AIR – How Long Does It Last


How long does a scuba tank last? Good question! I once asked the same question and received a sigh of resignation from my scuba instructor before he launched into an explanation. Now, when a student asks me this very reasonable question, I, too, inwardly groan before answering.
Although the question is simple, the answer is complicated. But here’s an attempt at an answer.

An Average Diver, at an Average Depth, With an Average Tank
Based on personal experience, an average open-water certified diver using a standard aluminium 80-cubic-foot tank on a 40-foot dive will be able to stay down for about 45 to 60 minutes before surfacing with a safe reserve of air still in the tank.

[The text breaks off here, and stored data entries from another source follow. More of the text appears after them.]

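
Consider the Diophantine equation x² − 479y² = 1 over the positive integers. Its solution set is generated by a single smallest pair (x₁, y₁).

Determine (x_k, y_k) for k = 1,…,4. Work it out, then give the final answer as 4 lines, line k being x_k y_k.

2989440 136591
17873503027199 816661198080
106863529779256567680 4882719303976413809
638924220926583633867571201 29193192792157684333155840

d=479: √d = [21; 1,7,1,3,2,21,2,3,1,7,1,42] (ℓ=12, even), read p_11/q_11
i=0: a=21 ⇒ p=21, q=1
…
i=2: a=7 ⇒ p=175, q=8
…
i=4: a=3 ⇒ p=766, q=35
…
i=10: a=7 ⇒ p=2648849, q=121029
i=11: a=1 ⇒ p=2989440, q=136591
→ (2989440, 136591).  Check: 2989440²=8936751513600, 479·136591²=8936751513599, difference 1.
k=2:  x_2 = 2989440·2989440+479·136591·136591 = 17873503027199,  y_2 = 2989440·136591+136591·2989440 = 816661198080
k=3:  x_3 = 2989440·17873503027199+479·136591·816661198080 = 106863529779256567680,  y_3 = 2989440·816661198080+136591·17873503027199 = 4882719303976413809
k=4:  x_4 = 2989440·106863529779256567680+479·136591·4882719303976413809 = 638924220926583633867571201,  y_4 = 2989440·4882719303976413809+136591·106863529779256567680 = 29193192792157684333155840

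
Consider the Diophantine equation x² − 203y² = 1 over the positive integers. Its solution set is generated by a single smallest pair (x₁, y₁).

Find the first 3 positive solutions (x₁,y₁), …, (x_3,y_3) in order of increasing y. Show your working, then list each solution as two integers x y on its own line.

√203 → a₀=14, period (4,28); ℓ=2 even so k=1
step 0: (14, 1)  from 14·(1,0) + (0,1)
step 1: (57, 4)  from 4·(14,1) + (1,0)
→ (57, 4).  Check: 57²=3249, 203·4²=3248, difference 1.
k=2:  x_2 = 57·57+203·4·4 = 6497,  y_2 = 57·4+4·57 = 456
k=3:  x_3 = 57·6497+203·4·456 = 740601,  y_3 = 57·456+4·6497 = 51980

57 4
6497 456
740601 51980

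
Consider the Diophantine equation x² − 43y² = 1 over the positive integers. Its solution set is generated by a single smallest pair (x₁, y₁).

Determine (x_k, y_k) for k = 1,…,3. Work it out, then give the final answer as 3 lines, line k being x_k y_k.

d=43: √d = [6; 1,1,3,1,5,1,3,1,1,12] (ℓ=10, even), read p_9/q_9
step 0: (6, 1)  from 6·(1,0) + (0,1)
step 1: (7, 1)  from 1·(6,1) + (1,0)
…
step 6: (400, 61)  from 1·(341,52) + (59,9)
step 7: (1541, 235)  from 3·(400,61) + (341,52)
step 8: (1941, 296)  from 1·(1541,235) + (400,61)
step 9: (3482, 531)  from 1·(1941,296) + (1541,235)
→ (3482, 531).  Check: 3482²=12124324, 43·531²=12124323, difference 1.
k=2:  x_2 = 3482·3482+43·531·531 = 24248647,  y_2 = 3482·531+531·3482 = 3697884
k=3:  x_3 = 3482·24248647+43·531·3697884 = 168867574226,  y_3 = 3482·3697884+531·24248647 = 25752063645

3482 531
24248647 3697884
168867574226 25752063645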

Three Factors That Determine How Long a Diver’s Air Will Last
1. Tank Volume
One of the most common tanks in recreational diving is the aluminium 80, which holds 80 cubic feet of air compressed to 3000 pounds per-square-inch (PSI). However, scuba tanks are available in different sizes and materials for a variety of applications (learn more about the difference between steel and aluminum tanks). Divers who engage in very deep or long dives may prefer tanks with a greater internal volume. Petite divers who use very little air may choose to use smaller tanks for comfort. All other factors being equal, a tank that holds a higher volume of air will last longer underwater.

2. Depth
As a scuba diver descends, the pressure around him increases (learn how depth affects pressure in scuba diving). This increase in pressure does not affect the air inside the diver’s scuba tank because it is already compressed to a very high pressure and the scuba tank is a rigid container.
However, the water pressure does compress the air that exits the tank and flows through the scuba diver’s regulator hoses and second stages. For example, the quantity of air that fills 1 cubic foot of space at the surface will only fill ½ cubic foot of space at a depth of 33 feet due to the compression of water.
Similarly, a diver will consume twice the volume of air at 33 feet as he uses at the surface. In other words, the deeper a diver goes, the more quickly he will use up the air in his tank.

3. Air Consumption Rate
A diver’s air consumption rate will determine how long the air in his tank will last compared to the average diver. A diver with large lung volume (tall or large people) will require more air than a petite or short person with a smaller lung volume, and will usually have a higher air consumption rate. A variety of factors affects an individual’s air consumption rate, including stress, experience level, buoyancy control and the amount of exertion required for the dive. Relaxed, slow and deep breathing is usually the best way for a diver to reduce his air consumption rate.

Air Supply Is Not Always the Limiting Factor
In many cases, a diver must end his dive before reaching the limit of his air supply. Examples include reaching the no-decompression limit for a dive (in which case a diver may consider using enriched air nitrox) or ascending with a buddy who has reached the limits of his air supply.
Dive plans and dive sites vary. Just because a diver has air left in his tank doesn’t mean he should (or will even want to) stay underwater until it runs low.

In the end, several factors determine how long the air in a tank will last for a particular individual and a particular dive. This is the reason that the question is so difficult to answer. Predicting how long a tank will last underwater requires an understanding of the physics of water pressure, tank volumes and air consumption rates. However, I have one answer that applies to every diver who asks how long his tank will last underwater: Never long enough!

How long does it last? As long as it lasts.